When this card shows up in a reading, it is time to fully apply ourselves in order to reach our full potential. At this stage, we are ready and eager to put in the time, energy and effort needed to succeed. We are engaging in work or creative projects of our own choosing and there is a desire not only to get things done, but to get them done well.

This is ultimately a card about self-improvement. We improve ourselves by honing down our skills and knowledge. We do so by practice and learning and the attitude with which we do these things is that of excitement. We have all experienced work and learning that we do because we are expected to. With the 8 of Pentacles, we want to. In fact, we are so eager to learn and improve that it doesn’t even feel like work!
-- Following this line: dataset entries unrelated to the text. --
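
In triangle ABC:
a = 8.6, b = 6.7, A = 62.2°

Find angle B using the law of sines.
a/sin(A) = b/sin(B)  ⇒  sin(B) = b·sin(A)/a = 6.7·sin(62.2°)/8.6
sin(62.2°) ≈ 0.884581
sin(B) ≈ 6.7·0.884581/8.6 ≈ 5.92669/8.6 ≈ 0.68915
B = arcsin(0.68915) ≈ 43.5629°
(Since b ≤ a we need B ≤ A, so the obtuse alternative 180° − 43.5629° ≈ 136.437° is rejected.)

B = 43.56°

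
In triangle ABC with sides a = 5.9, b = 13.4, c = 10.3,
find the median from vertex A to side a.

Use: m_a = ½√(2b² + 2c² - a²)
m_a = ½√(2·13.4² + 2·10.3² − 5.9²) = ½√(2·179.56 + 2·106.09 − 34.81) = ½√(359.12 + 212.18 − 34.81) = ½√536.49
√536.49 ≈ 23.1623, so m_a ≈ 11.5811

m_a = 11.58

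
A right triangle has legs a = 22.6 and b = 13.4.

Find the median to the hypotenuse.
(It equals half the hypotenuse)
Hypotenuse c = √(a² + b²) = √(510.76 + 179.56) = √690.32 ≈ 26.2739
Median to hypotenuse = c/2 ≈ 26.2739/2 ≈ 13.137

Median = 13.14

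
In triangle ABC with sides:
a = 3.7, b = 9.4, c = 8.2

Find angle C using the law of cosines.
c² = a² + b² − 2ab·cos(C)  ⇒  cos(C) = (a² + b² − c²)/(2ab)
cos(C) = (3.7² + 9.4² − 8.2²)/(2·3.7·9.4) = (13.69 + 88.36 − 67.24)/69.56 = 34.81/69.56 ≈ 0.500431
C = arccos(0.500431) ≈ 59.9715°

C = 59.97°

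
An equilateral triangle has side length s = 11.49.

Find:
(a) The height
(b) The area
(a) The height splits the triangle into two 30-60-90 halves: h = s·√3/2 = 11.49·1.73205/2 ≈ 19.9013/2 ≈ 9.95063
(b) Area = (√3/4)·s² = (√3/4)·11.49² = (√3/4)·132.0201 ≈ 0.433013·132.0201 ≈ 57.1664

Height = 9.951, Area = 57.17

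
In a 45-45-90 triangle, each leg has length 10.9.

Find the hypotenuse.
In a 45-45-90 triangle the sides are in ratio 1 : 1 : √2, so hypotenuse = leg·√2.
Hypotenuse = 10.9·√2 ≈ 10.9·1.41421 ≈ 15.4149

Hypotenuse = 10.9√2 = 15.41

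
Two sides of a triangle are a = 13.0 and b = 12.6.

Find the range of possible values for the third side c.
Triangle inequality: |a − b| < c < a + b
|a − b| = |13.0 − 12.6| = 0.4
a + b = 13.0 + 12.6 = 25.6

0.4 < c < 25.6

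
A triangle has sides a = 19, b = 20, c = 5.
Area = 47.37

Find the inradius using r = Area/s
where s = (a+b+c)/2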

If we’re not fully confident in our skills, this card also acts as an encouragement to keep practicing. If we’re wondering if our effort is paying off, this card will also act as a reassurance that we’re on the right track.

But we must be careful not to over extend ourselves. While hard work and dedication are admirable traits, anything taken to an extreme is dangerous. Do not work so hard as to avoid our social commitments and relationships. Do not be so fixated with perfection that we miss the bigger picture.


Hexagram 22 – Adornment

Mountain above Fire creates the hexagram of Adornment. To adorn an object or person is to add something external to enhance the subject’s innate beauty.
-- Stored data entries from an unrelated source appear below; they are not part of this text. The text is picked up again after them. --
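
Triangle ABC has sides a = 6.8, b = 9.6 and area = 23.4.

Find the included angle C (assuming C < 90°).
Area = ½·a·b·sin(C)  ⇒  sin(C) = 2·Area/(a·b) = 2·23.4/(6.8·9.6) = 46.8/65.28 ≈ 0.716912
C = arcsin(0.716912) ≈ 45.8001° (taking the acute solution since C < 90°)

C = 45.8°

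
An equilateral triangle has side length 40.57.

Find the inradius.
r = Area/s with s the semi-perimeter.
Area = (√3/4)·40.57² = (√3/4)·1645.9249 ≈ 0.433013·1645.9249 ≈ 712.706
s = 3·40.57/2 = 60.855
r ≈ 712.706/60.855 ≈ 11.7116
(Equivalently r = side/(2√3) = 40.57/3.4641 ≈ 11.7116.)

r = 11.71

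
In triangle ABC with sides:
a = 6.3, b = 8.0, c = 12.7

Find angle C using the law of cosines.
c² = a² + b² − 2ab·cos(C)  ⇒  cos(C) = (a² + b² − c²)/(2ab)
cos(C) = (6.3² + 8.0² − 12.7²)/(2·6.3·8.0) = (39.69 + 64 − 161.29)/100.8 = -57.6/100.8 ≈ -0.571429
C = arccos(-0.571429) ≈ 124.85°

C = 124.8°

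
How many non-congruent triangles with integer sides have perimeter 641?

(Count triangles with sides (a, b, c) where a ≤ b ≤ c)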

On the one hand, adornment is superficial. A building decorated with gilded furniture and marbled columns can have a rotten structure. A person made attractive with with fine clothes and jewelry can be cruel and selfish. We cannot judge the quality of a thing or person based solely on their external appearance.

On the other hand, adornment can be expressions of spirituality, refinement and love. We take time to make things beautiful because we care. Anyone who has ever been moved by a piece of art understands that beauty gives meaning. We worship with painted masks during tribal dances and golden chalices at the altar to express our awe and devotion.
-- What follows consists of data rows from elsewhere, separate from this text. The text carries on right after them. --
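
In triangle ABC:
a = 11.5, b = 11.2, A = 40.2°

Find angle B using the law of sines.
a/sin(A) = b/sin(B)  ⇒  sin(B) = b·sin(A)/a = 11.2·sin(40.2°)/11.5
sin(40.2°) ≈ 0.645458
sin(B) ≈ 11.2·0.645458/11.5 ≈ 7.22913/11.5 ≈ 0.62862
B = arcsin(0.62862) ≈ 38.9484°
(Since b ≤ a we need B ≤ A, so the obtuse alternative 180° − 38.9484° ≈ 141.052° is rejected.)

B = 38.95°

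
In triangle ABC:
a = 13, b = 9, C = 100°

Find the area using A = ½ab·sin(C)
A = ½·a·b·sin(C) = ½·13·9·sin(100°)
sin(100°) ≈ 0.984808
A ≈ ½·117·0.984808 = 58.5·0.984808 ≈ 57.6113

Area = 57.61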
Thus, when adorning, we need to understand that it has meaning and importance – but only up to a point. In the end, only inner beauty is ever lasting. Adornment is only useful when it helps reveal and enhance one’s innate truth and beauty.

Nine on line 1:

At the beginning of adornment, it is important to remember that the purpose of such an act is to enhance and strengthen our inner beauty and integrity. We adorn our feet so we can walk. Adornment is good when it does not take away the purpose of its subject.

Six on line 2:

Adornment for the sake of adornment. The I Ching makes no judgement of this act for it is neither good nor bad in of itself. Enhancing our appearance to feel more attractive is not the same thing as vanity. Every human being is both a soul and a body; it makes no sense to worship the soul and scorn the body.

Nine on line 3:

We take pleasure in adornment and this is fine. Just be sure that enjoyment does not go overboard to become indulgence. Always keep sight of what is essence and what is mere packaging.

Six on line 4:

Relying too much on external adornment can cause confusion as it masks the true beauty underneath. It can even have an adverse reaction by creating mistrust because too much adornment causes others to doubt the true value of an object or person.

Six on line 5:

Sometimes, we can feel insignificant if we are less adorned then others. During such times, we must remain confident in our natural strength and beauty. Remember, while adornment may be beneficial in first impressions, it is ultimately our true selves that win others over or lose their favours in the long run.

Nine on line 6:

The mature person does not rely on adornment at all. Those who are truly beautiful are not afraid to reveal their natural selves.



The best work is done with care.

Caring is a feeling and an attitude. If we care, we are emotionally invested in the outcome. Thus, we are likely to go about it with a positive attitude. We naturally want to give it our best and be at our best. It stirs within us the desire to improve, to grow, to beautify, to master and to achieve.

While very good work can be done with pure will and effort, genius and beauty are the results of the work of those who cared deeply.